How did the board fudge the bylaws
From OFSVolunteers
More details on how the board fudged the bylaws
"Article IV - Directors
Section 1 - Number and General Powers
The business and property of the Society shall be managed by a board of eight to thirteen Directors. If ever the number of Directors should drop below eight, the remaining Directors shall have the responsibility and authority to secure a Board of at least eight Directors. OFS bylaws
The first bylaw concerning the board of directors states that the board is to have a minimum of eight members. The OFS board has usually had less than eight people. Though this first bylaw makes it seem like they're not even a board with less than eight, they slide by because of this other bylaw:
Fifty-one percent or five of the directors, whichever is greater, shall constitute a quorum to transact business.
Webster's defines this use of quorum as the number (as a majority) of officers or members of a body that when duly assembled is legally competent to transact business. So if five of the board members are there, they can make decisions.The OFS board operates on a consensus system rather than majority rule. If any one voting director blocks a vote, it does not pass. A director's options in a vote are to consent, to block, or to stand aside.
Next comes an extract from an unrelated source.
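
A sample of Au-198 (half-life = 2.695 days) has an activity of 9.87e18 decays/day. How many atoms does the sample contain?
N = A/λ = 3.838e19 atoms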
At the beginning of the July 18th meeting where the decision was made to fire Operations Manager Jeffrey Bartone, there were four board members. Also at the meeting were three prospective members awaiting confirmation. The three new folks were offered board membership and asked if they would stand aside on the vote to be taken later in the meeting. The subject up for vote was withheld, and the new members were asked to trust the sitting members judgment that the new members would not have the knowledge or context to participate in the vote. The three prospective members accepted, and the meeting went into executive session.
When it was revealed that the subject of the vote was Jeffrey Bartone's termination, two of the new members felt uncomfortable participating, and were removed from the board for the remainder of the meeting. The other new member, however, was still comfortable with standing aside, as was decided before the subject of the vote was known. The vote was taken and passed with three consenting and two standing aside.
If the board had not added a fifth member, they would not have been able to take the vote. The board achieved quorum by adding a fifth member who was committed to stand aside before knowing the subject of the vote.